LANSING, Mich. – A state appeals court on Friday dealt a blow to Michigan political leaders' hopes of holding a presidential primary on Jan. 15.
In a 2-1 ruling, Judges Patrick Meter and Donald Owens objected that a law recently passed by the Legislature setting up the primary would let the state political parties keep track of voters' names and whether they took Democratic or GOP primary ballots but give no public access to that information.
Michigan had at one time tentatively scheduled caucuses for Feb. 9, but state officials and Gov. Jennifer Granholm have tried to push up the date to Jan. 15.

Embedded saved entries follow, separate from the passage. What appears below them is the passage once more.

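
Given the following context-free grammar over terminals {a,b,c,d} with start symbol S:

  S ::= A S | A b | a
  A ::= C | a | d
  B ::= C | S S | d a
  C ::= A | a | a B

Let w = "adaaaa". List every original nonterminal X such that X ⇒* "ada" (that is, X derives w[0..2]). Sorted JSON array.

CNF form of G:
  S -> A S | A T2 | a
  A -> T0 B | a | d
  B -> S S | T0 B | T1 T0 | a | d
  C -> T0 B | a | d
  T0 -> a
  T1 -> d
  T2 -> b

CYK fill (cells [i..j] with 0 ≤ i ≤ j ≤ 2 only):
  T[0,0] 'a' = {A,B,C,S,T0}  orig:{A,B,C,S}
  T[1,1] 'd' = {A,B,C,T1}  orig:{A,B,C}
  T[2,2] 'a' = {A,B,C,S,T0}  orig:{A,B,C,S}
  T[0,1] 'ad' = {A,B,C}
  T[1,2] 'da' = {B,S}
  T[0,2] 'ada' = {A,B,C,S}

Original NTs in T[0,2] deriving "ada": ["A", "B", "C", "S"]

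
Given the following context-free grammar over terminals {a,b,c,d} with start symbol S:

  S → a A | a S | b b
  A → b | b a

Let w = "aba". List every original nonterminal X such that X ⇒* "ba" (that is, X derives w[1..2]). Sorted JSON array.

Convert to CNF:
  S -> T0 T0 | T1 A | T1 S
  A -> T0 T1 | b
  T0 -> b
  T1 -> a

CYK fill, restricted to cells inside w[1..2]:
  cell(1,1) b: {A,T0}  orig:{A}
  cell(2,2) a: {T1}  orig:{}
  cell(1,2) ba: {A}

Original NTs in T[1,2] deriving "ba": ["A"]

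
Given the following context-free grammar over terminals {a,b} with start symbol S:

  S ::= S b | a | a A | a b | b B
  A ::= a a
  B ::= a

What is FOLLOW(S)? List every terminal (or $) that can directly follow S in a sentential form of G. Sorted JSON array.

Compute FIRST by fixpoint:
[1]
  A via A→a a: +{a}
  B via B→a: +{a}
  S via S→a: +{a}
  S via S→b B: +{b}
  FIRST[S]={a,b}  FIRST[A]={a}  FIRST[B]={a}
[2] (no change)
  FIRST[S]={a,b}  FIRST[A]={a}  FIRST[B]={a}

FOLLOW iteration:
initialize: $ ∈ FOLLOW(S)
[1]
  S→S b: FOLLOW(S) ⊇ FIRST(b) = {b}; new: +{b}
  S→a A: FOLLOW(A) ⊇ FOLLOW(S) ⊇ {$,b}; new: +{$,b}
  S→b B: FOLLOW(B) ⊇ FOLLOW(S) ⊇ {$,b}; new: +{$,b}
  S: {$,b}  A: {$,b}  B: {$,b}
[2] (stable)
  S: {$,b}  A: {$,b}  B: {$,b}

FOLLOW(S) = ["$", "b"]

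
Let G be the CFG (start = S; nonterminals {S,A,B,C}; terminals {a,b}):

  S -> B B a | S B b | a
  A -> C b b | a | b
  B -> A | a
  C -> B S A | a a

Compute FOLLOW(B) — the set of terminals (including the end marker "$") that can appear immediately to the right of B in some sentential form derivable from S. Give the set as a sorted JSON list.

FIRST sets, iterate to fixpoint:
round 1:
  A via A→a: +{a}
  A via A→b: +{b}
  B via B→A: +{a,b}
  C via C→B S A: +{a,b}
  S via S→B B a: +{a,b}
  FIRST[S]={a,b}  FIRST[A]={a,b}  FIRST[B]={a,b}  FIRST[C]={a,b}
round 2: — fixpoint
  FIRST[S]={a,b}  FIRST[A]={a,b}  FIRST[B]={a,b}  FIRST[C]={a,b}

FOLLOW sets:
initialize: $ ∈ FOLLOW(S)
iter 1:
  A→C b b: FOLLOW(C) ⊇ FIRST(b) = {b}; new: +{b}
  C→B S A: FOLLOW(B) ⊇ FIRST(S) = {a,b}; new: +{a,b}
  C→B S A: FOLLOW(S) ⊇ FIRST(A) = {a,b}; new: +{a,b}
  C→B S A: FOLLOW(A) ⊇ FOLLOW(C) ⊇ {b}; new: +{b}
  S: {$,a,b}  A: {b}  B: {a,b}  C: {b}
iter 2:
  B→A: FOLLOW(A) ⊇ FOLLOW(B) ⊇ {a,b}; new: +{a}
  S: {$,a,b}  A: {a,b}  B: {a,b}  C: {b}
iter 3: — fixpoint
  S: {$,a,b}  A: {a,b}  B: {a,b}  C: {b}

FOLLOW(B) = ["a", "b"]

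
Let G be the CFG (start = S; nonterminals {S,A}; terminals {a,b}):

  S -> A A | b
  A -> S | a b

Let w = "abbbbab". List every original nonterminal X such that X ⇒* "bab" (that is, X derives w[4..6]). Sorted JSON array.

Convert to CNF:
  S -> A A | b
  A -> A A | T0 T1 | b
  T0 -> a
  T1 -> b

CYK table (by increasing span), restricted to cells inside w[4..6]:
  cell(4,4) b: {A,S,T1}  orig:{A,S}
  cell(5,5) a: {T0}  orig:{}
  cell(6,6) b: {A,S,T1}  orig:{A,S}
  cell(4,5) ba: ∅
  cell(5,6) ab: {A}
  cell(4,6) bab: {A,S}

Original NTs in T[4,6] deriving "bab": ["A", "S"]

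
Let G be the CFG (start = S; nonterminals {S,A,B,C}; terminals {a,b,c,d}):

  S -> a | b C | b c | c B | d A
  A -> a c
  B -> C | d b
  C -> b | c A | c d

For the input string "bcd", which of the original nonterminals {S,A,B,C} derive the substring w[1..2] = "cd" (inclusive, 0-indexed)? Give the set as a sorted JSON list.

Convert to CNF:
  S -> T1 B | T2 A | T3 C | T3 T1 | a
  A -> T0 T1
  B -> T1 A | T1 T2 | T2 T3 | b
  C -> T1 A | T1 T2 | b
  T0 -> a
  T1 -> c
  T2 -> d
  T3 -> b

CYK fill — only the sub-triangle for w[1..2]:
  [1..1]={T1}  "c"  orig:{}
  [2..2]={T2}  "d"  orig:{}
  [1..2]={B,C}  "cd"

Original NTs in T[1,2] deriving "cd": ["B", "C"]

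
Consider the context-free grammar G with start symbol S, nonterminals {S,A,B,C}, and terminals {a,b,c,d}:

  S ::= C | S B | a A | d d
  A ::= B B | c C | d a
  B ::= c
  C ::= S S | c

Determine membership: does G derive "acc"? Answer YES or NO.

Convert to CNF:
  S -> S B | S S | T1 T1 | T2 A | c
  A -> B B | T0 C | T1 T2
  B -> c
  C -> S S | c
  T0 -> c
  T1 -> d
  T2 -> a

CYK table (by increasing span):
  [0..0]={T2}  "a"  orig:{}
  [1..1]={B,C,S,T0}  "c"  orig:{B,C,S}
  [2..2]={B,C,S,T0}  "c"  orig:{B,C,S}
  [0..1]=∅  "ac"
  [1..2]={A,C,S}  "cc"
  [0..2]={S}  "acc"

S ∈ T[0,2] ⇒ YES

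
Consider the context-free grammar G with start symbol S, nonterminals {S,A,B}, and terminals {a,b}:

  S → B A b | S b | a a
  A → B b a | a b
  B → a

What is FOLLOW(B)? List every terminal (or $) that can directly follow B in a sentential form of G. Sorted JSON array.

Compute FIRST by fixpoint:
[1]
  A via A→a b: +{a}
  B via B→a: +{a}
  S via S→B A b: +{a}
  FIRST(S)={a}  FIRST(A)={a}  FIRST(B)={a}
[2] done
  FIRST(S)={a}  FIRST(A)={a}  FIRST(B)={a}

FOLLOW iteration:
initialize: $ ∈ FOLLOW(S)
[1]
  A→B b a: FOLLOW(B) ⊇ FIRST(b) = {b}; new: +{b}
  S→B A b: FOLLOW(B) ⊇ FIRST(A) = {a}; new: +{a}
  S→B A b: FOLLOW(A) ⊇ FIRST(b) = {b}; new: +{b}
  S→S b: FOLLOW(S) ⊇ FIRST(b) = {b}; new: +{b}
  FOLLOW(S)={$,b}  FOLLOW(A)={b}  FOLLOW(B)={a,b}
[2] done
  FOLLOW(S)={$,b}  FOLLOW(A)={b}  FOLLOW(B)={a,b}

FOLLOW(B) = ["a", "b"]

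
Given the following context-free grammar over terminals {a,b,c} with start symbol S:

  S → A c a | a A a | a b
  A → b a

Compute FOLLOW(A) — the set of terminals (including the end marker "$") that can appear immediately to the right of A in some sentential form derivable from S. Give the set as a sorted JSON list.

FIRST sets, iterate to fixpoint:
iter 1:
  A via A→b a: +{b}
  S via S→A c a: +{b}
  S via S→a A a: +{a}
  FIRST[S]={a,b}  FIRST[A]={b}
iter 2: — fixpoint
  FIRST[S]={a,b}  FIRST[A]={b}

Compute FOLLOW by fixpoint:
initialize: $ ∈ FOLLOW(S)
iter 1:
  S→A c a: FOLLOW(A) ⊇ FIRST(c) = {c}; new: +{c}
  S→a A a: FOLLOW(A) ⊇ FIRST(a) = {a}; new: +{a}
  S: {$}  A: {a,c}
iter 2: done
  S: {$}  A: {a,c}

FOLLOW(A) = ["a", "c"]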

The weeks-long logjam involving the courts has delayed scheduling of the nation's first primary. New Hampshire Secretary of State Bill Gardner says he won't set the date of his state's primary until it's clear what's going to happen with Michigan. New Hampshire law says it must go first in the nation.
A spokesman for Michigan Attorney General Mike Cox said no decision had been reached on whether to take the case to the state Supreme Court.
"We're disappointed with the court's decision," Matt Frendewey said.
Michigan lawmakers could change the law so it would pass legal muster, but so far they have failed to do so and they don't have much time left. Clerks need to start sending absentee ballots to overseas Michigan voters by Dec. 1, so a new primary election law would have to be approved in the next two weeks.